I focused my life on continuous learning. I started from the beginning and did not rush it. I spent mornings and weekends watching videos to get up to speed with the technologies that had changed. I shadowed teams and got involved as much as I could. I started a side project. I volunteered to jump in and do some of the work the teams would normally do and did it in addition to my other responsibilities.
I keep a learning journal and in the style of Benjamin Franklin I write down what I learned each day (I am getting more consistent about this at least). I have made this a habit. I keep a list of things that I want to learn and I leverage others to teach me how we do specific things.
I tried to get as hands-on as I can – and I had a lot of fun doing it.

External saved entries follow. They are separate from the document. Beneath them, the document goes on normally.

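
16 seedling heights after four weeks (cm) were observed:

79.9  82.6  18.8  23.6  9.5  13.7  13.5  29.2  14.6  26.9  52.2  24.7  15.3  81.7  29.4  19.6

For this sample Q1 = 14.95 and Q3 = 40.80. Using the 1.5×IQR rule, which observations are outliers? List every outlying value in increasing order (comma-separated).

79.9, 81.7, 82.6

IQR = Q3 − Q1 = 40.80 − 14.95 = 25.85.
Lower fence = Q1 − 1.5·IQR = 14.95 − 38.775 = -23.825.
Upper fence = Q3 + 1.5·IQR = 40.80 + 38.775 = 79.575.
79.9 > 79.575 → outlier.
81.7 > 79.575 → outlier.
82.6 > 79.575 → outlier.
All remaining values lie within [-23.825, 79.575].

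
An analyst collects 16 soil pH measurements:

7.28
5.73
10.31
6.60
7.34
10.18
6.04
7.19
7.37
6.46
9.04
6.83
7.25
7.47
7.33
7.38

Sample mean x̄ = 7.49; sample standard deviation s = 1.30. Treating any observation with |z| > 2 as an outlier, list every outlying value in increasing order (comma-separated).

10.18, 10.31

Cutoffs at x̄ ± 2s: 7.49 ± 2·1.30 = [4.89, 10.09].
10.18: z = 2.07, |z| > 2 → outlier.
10.31: z = 2.17, |z| > 2 → outlier.
Every other value lies within [4.89, 10.09].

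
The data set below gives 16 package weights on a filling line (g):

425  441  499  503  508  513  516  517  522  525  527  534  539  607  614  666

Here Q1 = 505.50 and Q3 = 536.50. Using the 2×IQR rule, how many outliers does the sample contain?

IQR = 31.00; fences at 505.50 − 62.00 = 443.50 and 536.50 + 62.00 = 598.50.
Outside the cutoffs: 425, 441, 607, 614, 666.

5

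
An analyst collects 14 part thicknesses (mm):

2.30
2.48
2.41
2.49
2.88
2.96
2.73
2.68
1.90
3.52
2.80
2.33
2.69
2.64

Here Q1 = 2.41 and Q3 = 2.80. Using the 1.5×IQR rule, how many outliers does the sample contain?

1

IQR = 0.39; fences at 2.41 − 0.585 = 1.825 and 2.80 + 0.585 = 3.385.
Outside the cutoffs: 3.52.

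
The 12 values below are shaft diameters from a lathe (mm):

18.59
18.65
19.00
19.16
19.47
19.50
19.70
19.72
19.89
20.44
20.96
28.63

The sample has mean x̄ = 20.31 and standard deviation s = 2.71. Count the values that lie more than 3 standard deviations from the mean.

Cutoffs: x̄ ± 3s = [12.18, 28.44].
Outside the cutoffs: 28.63.

1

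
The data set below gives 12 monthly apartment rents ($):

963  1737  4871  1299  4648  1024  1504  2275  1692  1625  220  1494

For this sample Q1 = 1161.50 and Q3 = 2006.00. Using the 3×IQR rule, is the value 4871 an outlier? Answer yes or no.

yes

IQR = Q3 − Q1 = 2006.00 − 1161.50 = 844.50.
Lower fence = Q1 − 3·IQR = 1161.50 − 2533.50 = -1372.00.
Upper fence = Q3 + 3·IQR = 2006.00 + 2533.50 = 4539.50.
4871 lies above the upper fence.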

Now, is my goal to become the best developer on the team? — hell no, that would be a waste of my time and I would be wasting the company’s investment in me. My goal is to have enough of the context to truly understand the challenges and day to day work of my teams. This will help me do the best job that I can in my role and be able to steer my team into delivering the most business value that I can [which in the end is my job].
What I did realize was that I forgot how much I loved my old job. It is fun to solve problems and provide instant value to the business. You get a much better understanding of the impact of decisions when you understand the little picture as much as the big picture. You feel good and it may help ignite that spark back in you that you had when you did that job and wanted to get into management.
A word of caution…
If you have stopped learning for a while it can be very hard to get back into things. A manager’s lifestyle can sometimes be going more shallow into ideas and trying to make quicker decisions which can make slowing down and learning harder. That ability to tune everything out and focus is like a muscle that might need to strengthened first. I would check out Cal Newport’s book Deep Work if you want to learn more about this.

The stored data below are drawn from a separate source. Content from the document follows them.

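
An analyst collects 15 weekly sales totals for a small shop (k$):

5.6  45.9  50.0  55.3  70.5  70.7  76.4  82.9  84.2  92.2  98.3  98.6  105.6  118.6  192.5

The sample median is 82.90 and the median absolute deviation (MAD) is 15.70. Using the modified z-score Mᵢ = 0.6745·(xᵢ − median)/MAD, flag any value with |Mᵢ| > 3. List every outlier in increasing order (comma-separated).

5.6, 192.5

|Mᵢ| > 3 ⇔ |xᵢ − 82.90| > 3·15.70/0.6745 = 69.83.
So outliers lie outside [13.07, 152.73].
5.6: M = -3.32 → outlier.
192.5: M = 4.71 → outlier.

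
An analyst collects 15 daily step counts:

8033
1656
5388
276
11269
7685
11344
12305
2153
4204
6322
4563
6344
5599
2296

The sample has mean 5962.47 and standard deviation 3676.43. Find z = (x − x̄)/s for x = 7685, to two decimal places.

0.47

z = (7685 − 5962.47) / 3676.43 = 0.47.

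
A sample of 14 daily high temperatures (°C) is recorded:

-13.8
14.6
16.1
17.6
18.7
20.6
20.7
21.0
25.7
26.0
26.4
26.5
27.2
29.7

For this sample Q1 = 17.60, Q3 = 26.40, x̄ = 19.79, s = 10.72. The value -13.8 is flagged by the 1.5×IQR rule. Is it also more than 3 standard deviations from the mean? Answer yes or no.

z = (-13.8 − 19.79) / 10.72 = -3.13.
|z| = 3.13 > 3.

yes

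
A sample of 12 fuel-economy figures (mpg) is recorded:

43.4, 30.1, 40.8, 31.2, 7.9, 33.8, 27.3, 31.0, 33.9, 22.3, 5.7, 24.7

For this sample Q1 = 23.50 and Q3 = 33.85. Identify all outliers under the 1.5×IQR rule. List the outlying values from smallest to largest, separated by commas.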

One last contributing factor
Phil Libin of Evernote discussed in his podcast on Tim Ferriss show that most companies need to throw away and rebuiild the way that they work every time that they scale x3 – 1-3-10-30-100,300, etc. I think that managers need to identify the time when they have a disconnect with the way that they used to do things. They may need to go deep and spend time getting their hands dirty again. Consider it a management sabbatical or a side job. After going through mine, I feel that I am making better decisions based on it.
An alternate view
One might argue that if you have teams that are empowered and self organizing that you can be hands off and let them make all of the decisions and recommendations from the bottom up. I love teams that work like this and completely agree that they are the most effective teams. In my experience the best business decisions are made when both the teams and management collaborate on the problem solving and decisions and have a shared pool of knowledge (not always shared agreement on facts) to work through. Believe it or not, there is a reason for management, and the more on the same page the teams and management are — the better for the business (which is what it is ALL about).